Kayserispor deplasmanı, bildim bileli zorluk seviyesi yüksek maçlara sahne olmuştur. O yüzden, "x deplasmanında 1 puan iyidir" kalıbının en çok yakıştığı şehirlerdendir Kayseri.

Dün gece de bu benzetmenin hakkının verildiği bir maç oynandı. Hem Fenerbahçe'yi hem de Kayserispor'u kutlamak gerek. Maç boyunca, iki takım da futbol odaklı bir oyun oynadı. Her ne kadar zemin buna müsade etmese de!

Fenerbahçe, Cengiz'in golünden sonra temkinli davrandı. Kontratak oyununu ve yüksek tempolu futbolu en iyi oynayan takımlardan olan Kayserispor karşısında, daha durağan bir oyun tercih edildi. Ancak haftalar sonra formasına kavuşan Serdar Aziz'in, klasikleşen hatasından gelen gol Kayserispor'u ikinci yarıya ortak etti. 

Serdar Aziz, oyun içinde bazı anları çok iyi oynuyor. İzlerken, "özellikle yerli rotasyonunda ne kadar değerli olduğunu" düşündürtüyor. Ama çok geçmeden, Galatasaray'da neden tutunamadığını ve yıllardır Fenerbahçe'de neden as stoper olarak değerlendirilmediğini çok iyi özetleyen hatalar silsilesine bulaşıyor. Kayseri'de de benzer hisleri yaşattı.

Galibiyeti, öz güven getirdi

Fenerbahçe, çok zorlanmadan kazanabileceği maçı, bireysel hatalar nedeniyle tehlikeye attı. Bu sezon alışık olduğumuz senaryoda, Fenerbahçe 2 farklı skoru yakaladıktan sonra rakipleri dağılır ve maç kopardı. Ama Kayserispor mental ve fizik açıdan sağlam duruşunu bozmadı.

Tadic ve Szymanski'nin silik kaldığı maçta, Batshuayi ve Cengiz takımı sırtladı. Maç 3-1'den 3-3'e gelmesine rağmen, vitesi artıran Fenerbahçe "ben bir şekilde golü bulurum" öz güveniyle yeniden öne geçti ve Beşiktaş deplasmanının hemen ardından oynanabilecek en zor dış saha maçlarından birini kayıpsız atlattı. 

Başrol Mert Hakan, figüranlar Fred-Zorbay

En azından puan olarak kayıpsız. Çünkü, bitti gözüyle bakılan maçın 90+ bilmem kaçıncı dakikasında, olmayacak işler oldu. Başrolde Mert Hakan, yan rollerde Fred ve Zorbay Küçük vardı.

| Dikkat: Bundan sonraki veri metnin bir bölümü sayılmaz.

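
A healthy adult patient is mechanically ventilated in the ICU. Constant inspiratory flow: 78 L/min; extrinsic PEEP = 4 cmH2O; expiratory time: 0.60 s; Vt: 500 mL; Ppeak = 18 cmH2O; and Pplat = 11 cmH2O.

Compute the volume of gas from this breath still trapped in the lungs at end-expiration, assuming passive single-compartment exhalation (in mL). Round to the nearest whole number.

Flow: 78 L/min ÷ 60 = 1.3 L/s.
R = (PIP − Pplat)/V̇ = (18 − 11) / 1.3 = 7.0/1.3 = 5.385 cmH2O·s/L.
C = Vt/(Pplat − PEEP) = 500.0 / (11 − 4) = 500.0/7.0 = 71.429 mL/cmH2O.
τ = R × C = 5.385 × 0.07143 L/cmH2O = 0.3847 s.
Fraction remaining = e^(−Te/τ) = e^(−0.60/0.3847) = 0.2102.
Trapped volume = 500.0 × 0.2102 = 105.1 mL.

105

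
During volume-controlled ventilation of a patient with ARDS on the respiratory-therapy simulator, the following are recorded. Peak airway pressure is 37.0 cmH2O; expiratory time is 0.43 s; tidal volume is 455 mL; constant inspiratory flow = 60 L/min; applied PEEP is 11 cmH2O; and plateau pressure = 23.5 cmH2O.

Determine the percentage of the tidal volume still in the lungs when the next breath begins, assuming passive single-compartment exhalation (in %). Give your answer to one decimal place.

41.7

Flow: 60 L/min ÷ 60 = 1 L/s.
R = (PIP − Pplat)/V̇ = (37.0 − 23.5) / 1 = 13.5/1 = 13.5 cmH2O·s/L.
C = Vt/(Pplat − PEEP) = 455.0 / (23.5 − 11) = 455.0/12.5 = 36.4 mL/cmH2O.
τ = R × C = 13.5 × 0.0364 L/cmH2O = 0.4914 s.
Fraction remaining at end-expiration = e^(−Te/τ) = e^(−0.43/0.4914) = 0.4168 → 41.68%.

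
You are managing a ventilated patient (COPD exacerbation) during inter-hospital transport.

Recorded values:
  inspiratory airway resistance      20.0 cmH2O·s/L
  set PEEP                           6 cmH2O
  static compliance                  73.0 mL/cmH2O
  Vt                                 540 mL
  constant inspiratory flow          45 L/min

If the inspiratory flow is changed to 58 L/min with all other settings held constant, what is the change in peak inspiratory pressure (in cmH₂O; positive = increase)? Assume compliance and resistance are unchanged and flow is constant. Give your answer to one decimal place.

Flow: 45 L/min ÷ 60 = 0.75 L/s.
New flow: 58 L/min ÷ 60 = 0.9667 L/s.
PIP = Vt/C + R·V̇ + PEEP (constant-flow equation of motion).
Only the resistive term changes: ΔPIP = R × ΔV̇ = 20.0 × (0.9667 − 0.75) = 20.0 × 0.2167 = 4.334 cmH2O.

4.3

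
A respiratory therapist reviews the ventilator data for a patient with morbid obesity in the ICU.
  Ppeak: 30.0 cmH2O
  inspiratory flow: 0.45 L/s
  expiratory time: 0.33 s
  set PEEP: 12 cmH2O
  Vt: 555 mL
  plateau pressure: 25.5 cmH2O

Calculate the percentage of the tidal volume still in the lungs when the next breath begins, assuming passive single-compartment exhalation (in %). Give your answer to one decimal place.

44.8

R = (PIP − Pplat)/V̇ = (30.0 − 25.5) / 0.45 = 4.5/0.45 = 10.0 cmH2O·s/L.
C = Vt/(Pplat − PEEP) = 555.0 / (25.5 − 12) = 555.0/13.5 = 41.111 mL/cmH2O.
τ = R × C = 10.0 × 0.04111 L/cmH2O = 0.4111 s.
Fraction remaining at end-expiration = e^(−Te/τ) = e^(−0.33/0.4111) = 0.4481 → 44.81%.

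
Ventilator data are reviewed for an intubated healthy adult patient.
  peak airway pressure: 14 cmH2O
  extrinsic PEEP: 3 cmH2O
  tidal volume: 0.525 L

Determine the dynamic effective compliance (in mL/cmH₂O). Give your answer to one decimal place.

Dynamic compliance = Vt / (PIP − PEEP) = 525 / (14 − 3) = 525 / 11.0 = 47.727 mL/cmH2O.

47.7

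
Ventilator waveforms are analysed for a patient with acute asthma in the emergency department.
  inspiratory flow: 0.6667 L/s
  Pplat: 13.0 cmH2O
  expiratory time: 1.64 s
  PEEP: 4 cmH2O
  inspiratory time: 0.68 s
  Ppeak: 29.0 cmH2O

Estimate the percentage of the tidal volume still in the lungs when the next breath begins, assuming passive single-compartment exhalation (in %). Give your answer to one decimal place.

Vt = flow × Ti = 0.6667 L/s × 0.68 s × 1000 mL/L = 453.36 mL.
R = (PIP − Pplat)/V̇ = (29.0 − 13.0) / 0.6667 = 16.0/0.6667 = 23.999 cmH2O·s/L.
C = Vt/(Pplat − PEEP) = 453.36 / (13.0 − 4) = 453.36/9.0 = 50.373 mL/cmH2O.
τ = R × C = 23.999 × 0.05037 L/cmH2O = 1.209 s.
Fraction remaining at end-expiration = e^(−Te/τ) = e^(−1.64/1.209) = 0.2576 → 25.76%.

25.8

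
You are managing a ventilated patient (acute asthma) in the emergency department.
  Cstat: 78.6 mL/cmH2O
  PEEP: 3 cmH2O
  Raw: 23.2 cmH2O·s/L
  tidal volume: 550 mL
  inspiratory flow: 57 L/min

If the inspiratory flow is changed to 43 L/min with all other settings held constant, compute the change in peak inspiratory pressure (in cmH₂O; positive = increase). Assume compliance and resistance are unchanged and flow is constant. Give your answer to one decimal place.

-5.4

Flow: 57 L/min ÷ 60 = 0.95 L/s.
New flow: 43 L/min ÷ 60 = 0.7167 L/s.
PIP = Vt/C + R·V̇ + PEEP (constant-flow equation of motion).
Only the resistive term changes: ΔPIP = R × ΔV̇ = 23.2 × (0.7167 − 0.95) = 23.2 × -0.2333 = -5.413 cmH2O.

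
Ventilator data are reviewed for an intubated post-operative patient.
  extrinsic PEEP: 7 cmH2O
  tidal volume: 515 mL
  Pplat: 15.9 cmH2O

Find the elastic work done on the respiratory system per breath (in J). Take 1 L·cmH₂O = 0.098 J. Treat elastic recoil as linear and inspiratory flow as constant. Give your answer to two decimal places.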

Mert Hakan'ın kale önünde yaptığı gereksiz faule, anlamsız itirazları ve tansiyonu yükselten hareketleri eklenince, Fred'le beraber sarı kartlık oldular. Hadi buraya kadar tamam! Ya sonrası?

Tecrübeli acemilik!

Hakem Zorbay Küçük ne duyduysa, Fred'i birden oyundan attı. Böyle ani ve sert bir hamleyle alınan karar, "Herhalde Fred küfür etti" algısını oluşturdu.

Ama anlayamadığım şu; kariyeri boyunca 1 kere bile direkt kırmızı kart görmemiş Fred gibi tecrübeli bir ismin, Galatasaray derbisinden önce böyle bir acemiliği nasıl yaptığı. 

Eminim maçtan önce, Zorbay Küçük'ün Fenerbahçe maçlarındaki kart sevgisi bütün futbolculara anlatılmıştır. Küfür etti veya etmedi, Fred'in sarı kartı gördükten sonra hakemin yanından uzaklaşması ve münakaşaya girmemesi gerekirdi.

Biri yalan söylüyor!

Zorbay Küçük, Fred'in kendisine küfür ettiğini söylüyor. Fred asla kabul etmiyor. İkisinden biri yalan söylüyor.

Maç kazasız belasız bitsin diye oyuna alınan Mert Hakan, fitilini ateşlediği olayların sonucunda hem kendisini hem de Fred'i yaktı. Günah keçisi ilan etmek istemiyorum ama Fenerbahçe'deki dördüncü yılına yaklaşan Mert Hakan'ın, geldiği günden beri bu takıma hiçbir fayda sağlamadığı da apaçık ortada.

Faydası olmadığı gibi, zarar sayısı da bir hayli fazla!